Jonas Wüllner hat gleich zwei Mediendesign-Studiengänge mit unterschiedlichen Fachrichtungen absolviert: einmal an der Kölner Macromedia, einmal an der dortigen Rheinischen FH. Häufig kommen Konzeptioner aus der Architektur. Überhaupt gibt es noch keinen Königsweg in diese neuen Berufe. Die Unis und Fachhochschulen versuchen zwar, Internet-Themen verstärkt aufzugreifen. Doch so schnell wie sich das Web verändert, kommen die Bildungsstätten gar nicht hinterher. Zudem ist die Nachfrage höher als das Angebot.

Mehr Plätze als Bewerber

Elke Theobald leitet an der Hochschule Pforzheim den Studiengang Werbung. "Auf einen unserer 35 Plätze kommen 13 Bewerber", erklärt sie. Auch andere Hochschulen bieten zunehmend Fächer an, die den Einstieg in einen dieser neuen Berufe ermöglichen. Die TU Ilmenau etwa oder die TU Braunschweig. In Bielefeld gibt es den Studiengang "New Media Management" an der Fachhochschule des Mittelstands. "Aber wenn man ehrlich ist", so Elke Theobald, "dieses Online-Wissen hat eine extrem geringe Halbwertszeit."

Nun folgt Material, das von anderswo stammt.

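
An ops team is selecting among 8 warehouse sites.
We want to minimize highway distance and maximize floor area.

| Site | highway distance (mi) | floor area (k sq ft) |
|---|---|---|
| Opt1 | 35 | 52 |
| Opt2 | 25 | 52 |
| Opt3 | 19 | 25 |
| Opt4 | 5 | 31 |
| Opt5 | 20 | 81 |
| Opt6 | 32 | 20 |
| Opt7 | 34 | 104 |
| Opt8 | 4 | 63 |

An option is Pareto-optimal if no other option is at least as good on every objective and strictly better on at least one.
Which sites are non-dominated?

Opt5, Opt7, Opt8

Opt1: dominated by Opt2 (highway distance 25≤35, floor area 52≥52).
Opt2: dominated by Opt5 (highway distance 20≤25, floor area 81≥52).
Opt3: dominated by Opt4 (highway distance 5≤19, floor area 31≥25).
Opt4: dominated by Opt8 (highway distance 4≤5, floor area 63≥31).
Opt5: not dominated.
Opt6: dominated by Opt2 (highway distance 25≤32, floor area 52≥20).
Opt7: not dominated (best floor area).
Opt8: not dominated (best highway distance).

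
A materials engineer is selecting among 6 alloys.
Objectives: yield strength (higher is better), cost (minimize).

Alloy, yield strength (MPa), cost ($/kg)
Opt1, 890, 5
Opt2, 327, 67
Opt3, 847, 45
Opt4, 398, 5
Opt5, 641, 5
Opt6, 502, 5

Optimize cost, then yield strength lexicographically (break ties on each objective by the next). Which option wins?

First minimize cost: best is 5, kept {Opt1, Opt4, Opt5, Opt6}.
Then maximize yield strength: best is 890, kept {Opt1}.

Opt1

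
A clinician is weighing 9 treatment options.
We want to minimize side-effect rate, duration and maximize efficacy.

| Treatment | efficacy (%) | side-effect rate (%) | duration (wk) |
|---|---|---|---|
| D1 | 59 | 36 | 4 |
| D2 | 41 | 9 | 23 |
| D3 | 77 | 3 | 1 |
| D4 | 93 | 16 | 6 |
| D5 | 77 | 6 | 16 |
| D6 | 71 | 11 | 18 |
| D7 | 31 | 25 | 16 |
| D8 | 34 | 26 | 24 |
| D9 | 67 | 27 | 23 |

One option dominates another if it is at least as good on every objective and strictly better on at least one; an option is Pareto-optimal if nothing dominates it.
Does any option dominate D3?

No

D1: worse on efficacy (59 vs 77).
D2: worse on efficacy (41 vs 77).
D4: worse on side-effect rate (16 vs 3).
D5: worse on side-effect rate (6 vs 3).
D6: worse on efficacy (71 vs 77).
D7: worse on efficacy (31 vs 77).
D8: worse on efficacy (34 vs 77).
D9: worse on efficacy (67 vs 77).
No option is at least as good as D3 on every objective and strictly better on one.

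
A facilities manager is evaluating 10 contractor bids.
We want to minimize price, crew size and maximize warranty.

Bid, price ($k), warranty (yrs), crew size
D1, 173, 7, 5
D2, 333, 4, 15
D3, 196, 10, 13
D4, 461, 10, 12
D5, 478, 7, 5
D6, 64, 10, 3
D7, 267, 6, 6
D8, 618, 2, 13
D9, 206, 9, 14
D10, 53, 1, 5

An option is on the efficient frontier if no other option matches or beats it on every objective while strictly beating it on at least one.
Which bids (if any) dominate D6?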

Die Studenten und Absolventen müssten deshalb selbst versuchen, auf dem Laufenden zu bleiben. Seeding-Spezialistin Corinna Nachtigall hat das getan. Sie hat BWL in Mainz studiert und wusste schon immer, dass sie in Richtung "Online-Werbung" gehen will. "Im Studium habe ich das Grundlagenwissen erworben. Und um die Spezialisierung habe ich mich selbst gekümmert."

Die Eigeninitiative hat sich gelohnt. Direkt nach der Uni bekam sie einen Job bei der Münchner Agentur Webguerillas. Und was tut sie nun da, als Seeding-Spezialistin? "Ich schaue, über welche Kanäle im Internet man eine bestimmte Zielgruppe erreichen kann. Virale Werbespots etwa kann man so ganz gezielt streuen." Deshalb also muss Corinna Nachtigall das Netz so gut kennen — und darf den ganzen Tag surfen.